Когда Джек в 1983 году своей игрой заработал первые большие деньги, он спросил отца: «Что ты думаешь по поводу выхода на пенсию?» Тогда Арвиду было 53 года. Джек купил родителями автомобиль и дом на берегу озера.
С тех пор прошло восемь лет и перед седьмой игрой серии Арвид нервничал. Джек в ответ улыбался: «Не волнуйся, папа. Мы выиграем Мировую серию».
«Я был поражён», — вспоминал Арвид. — «Он никогда так себя не вёл.
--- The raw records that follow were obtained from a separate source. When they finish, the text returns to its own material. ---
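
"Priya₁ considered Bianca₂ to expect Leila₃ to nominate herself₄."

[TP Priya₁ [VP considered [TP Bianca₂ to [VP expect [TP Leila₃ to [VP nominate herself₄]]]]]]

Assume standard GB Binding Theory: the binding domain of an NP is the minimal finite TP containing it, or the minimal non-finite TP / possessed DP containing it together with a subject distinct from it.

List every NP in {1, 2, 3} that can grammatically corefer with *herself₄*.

*herself* is an anaphor, so Principle A applies: it must be bound in its binding domain.
Binding domain of *herself₄*: the embedded TP, whose subject is Leila₃.
*Priya₁* c-commands the anaphor but is outside its binding domain → cannot satisfy Principle A.
*Bianca₂* c-commands the anaphor but is outside its binding domain → cannot satisfy Principle A.
*Leila₃* c-commands the anaphor within its binding domain → licit binder.

{3}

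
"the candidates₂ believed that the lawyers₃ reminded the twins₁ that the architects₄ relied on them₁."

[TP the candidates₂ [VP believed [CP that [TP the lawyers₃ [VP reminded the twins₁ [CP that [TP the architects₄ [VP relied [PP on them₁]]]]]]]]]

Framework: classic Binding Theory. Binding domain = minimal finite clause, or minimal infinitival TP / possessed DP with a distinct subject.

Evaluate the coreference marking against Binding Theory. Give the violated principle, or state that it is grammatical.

The two coindexed NPs are *the twins₁* and *them₁*.
*them₁* is a pronoun; its binding domain is the embedded TP, whose subject is the architects₄. Within that domain it is c-commanded only by *the architects₄*, which carries a different index — the pronoun is free locally, so Principle B holds.
*the twins₁* is an R-expression; *them₁* does not c-command it, and no other NP shares its index, so Principle C is satisfied.
All principles are respected.

grammatical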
Он обычно говорил, что пусть всё будет как будет».
Накануне вечером он не видел сына в раздевалке команды, когда центрфилдер «Твинс» Кирби Пакетт выбил хоум-ран в одиннадцатом иннинге, сравняв счёт в серии. «У него была широченная улыбка», — говорит о Моррисе питчер Кевин Тапани. — «Он не мог дождаться, когда же начнётся седьмая игра».
Арвид также не видел, как его сын пришёл на пресс-конференцию, взял микрофон и прокричал: «Говоря бессмертными словами Марвина Гэя — Let’s Get It On!»
«Я никогда не хотел выиграть матч больше, чем в тот день», — говорит Моррис. — «Во время игры у меня возникало много проблем, но я не осознавал этого, потому что в моей голове не было ни одной негативной мысли».
В своей уверенности в себе Моррис был абсолютно прав. Он провёл матч всей своей жизни, матч поколения, матч, который не могли вообразить ни его отец, ни менеджер. Седьмая игра серии стала его игрой.
Когда первый отбивающий «Брэйвз» Лонни Смит вышел в бокс, он повернулся, чтобы перекинуться парой слов с кэтчером Брайаном Харпером. В 1985 году они недолго вместе играли за «Кардиналс», а всего четыре дня назад сошлись у дома в зубодробительном стыке.
«Лонни посмотрел на меня, я на него, — вспоминал Харпер, — и можно было сказать, что думали мы об одном и том же. О том, что шесть игр были потрясающими, а теперь нас ждёт ещё одна».
— Эй, удачной игры! — сказал Смит.
— Удачи. Да благословит тебя Бог. — ответил Харпер.
«Мы знали, что будет битва», — рассказывает Харпер. — «Мы были словно боксёры, хлопающие друг друга по перчаткам перед поединком».
В 19:38 по местному времени, когда 55 118 зрителей в «Метродоуме» заревели словно реактивный двигатель, Моррис бросил свою первую подачу — фастбол во внутреннюю часть зоны. Ампайр в доме Дон Денкингер засчитал бол. Моррис впился в него взглядом. Третья подача, тоже бол, вызвала точно такой же молчаливый ледяной протест питчера.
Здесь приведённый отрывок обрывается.